Director: Oliver Butler
Associate Director & Choreographer: Nikki Mirza
Scenic Designer: Wilson Chin
Costume Designer: Frank Labovitz
Lighting Designer: Colin K. Bills
Projection Designer: Patrick W. Lord
Sound Designer: Justin Schmitz
Props Designer: Jason Dearing
Casting: Eisenberg Casting, Daryl Eisenberg, CSA
Casting Assistant: Chelsi Kern
Production Stage Manager: Anthony O. Bullock
Assistant Stage Manager: Rebecca Talisman
Assistant Stage Manager: Delaney Dunster

Why ‘Hester Street’ matters: Sharyn Rothstein on her world premiere play with music at Theater J (interview by Ravelle Brickman, March 31, 20024)
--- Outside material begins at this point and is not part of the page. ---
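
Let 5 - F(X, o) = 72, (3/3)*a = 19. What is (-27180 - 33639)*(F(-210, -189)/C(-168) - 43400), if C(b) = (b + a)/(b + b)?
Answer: 394661302728/149 ≈ 2.6487e+9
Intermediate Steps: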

  1. Thank you for this evocative review, which provides wonderful snatches of dialogue and descriptions of costumes and set. I look forward to seeing it this Sunday.

    However, I have one correction–the original story on which both versions are based was not a “Yiddish story” but an English novel, published at the behest of William Dean Howell, known as the “dean” of American letters. The author, Abraham Cahan, was the founder and editor of a Yiddish newspaper. And while Silver’s black-and-white film was a “classic,” the book was not. It survived mainly in the hands of English majors who discovered Cahan in courses on American Lit.